The world today is interconnected, not just digitally but in the physical world as well. Companies need to put significant importance on both the ability to defend against cyberattacks and operational robustness to respond to disruptions caused by attacks on key business partners. The most recent Colonial Pipeline cyberattack incident can be used as a business case for those organizations that are only dipping their toes in digital transformation—how do potential operational cost impacts compare to the investment in the people, processes, and technology needed to run the business in distressed situations?
“Companies need to put significant importance on both the ability to defend against cyberattacks and operational robustness to respond to disruptions caused by attacks on key business partners.”
What Can Be Done To Prevent Such Cyberattacks?
While cyberattacks at the scale of the Colonial Pipeline incident are rare, the organizations perpetuating the attacks are getting more and more creative and sophisticated. With critical infrastructure such as pipelines, power generation systems, and water treatment plants at risk on a regular basis, plans must be put in place to mitigate risks at every level.

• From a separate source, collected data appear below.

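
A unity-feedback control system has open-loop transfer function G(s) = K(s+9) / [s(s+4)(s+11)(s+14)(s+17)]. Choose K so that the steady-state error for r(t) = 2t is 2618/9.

System type = 1 (one pole at s=0).
K_v = lim_{s→0} s·G(s) = K·9 / (4·11·14·17) = (9/10472)·K.
e_ss = 2/K_v = 2618/9 ⇒ K_v = 9/1309 ⇒ K = (9/1309)/(9/10472) = 8.

8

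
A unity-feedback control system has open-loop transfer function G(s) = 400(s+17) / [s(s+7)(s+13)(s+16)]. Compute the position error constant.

infinity

K_p = lim_{s→0} G(s); with 1 pole at the origin the limit diverges, so K_p = ∞.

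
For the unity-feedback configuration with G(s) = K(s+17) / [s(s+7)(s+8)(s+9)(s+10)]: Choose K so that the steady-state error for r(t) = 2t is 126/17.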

At a minimum, companies should:
- Isolate control networks such as supervisory control and data acquisition (SCADA) systems from the business networks. The business and operational control networks generally rely on each other but should be adequately separated from each other.
- Set users up with the least privilege-type accounts and access based on security needs. Often, companies will allow access to all for convenience, but this will create a larger impact when hacked.
In addition, these infrastructure companies may not have costly, dedicated security resources to monitor cyberattacks 24×7, but there’s no guarantee that a full-time security team could prevent all these attacks. The Colonial Pipeline cyberattack was initiated by an organized crime group seeking money; not necessarily seeking to disrupt the pipeline infrastructure.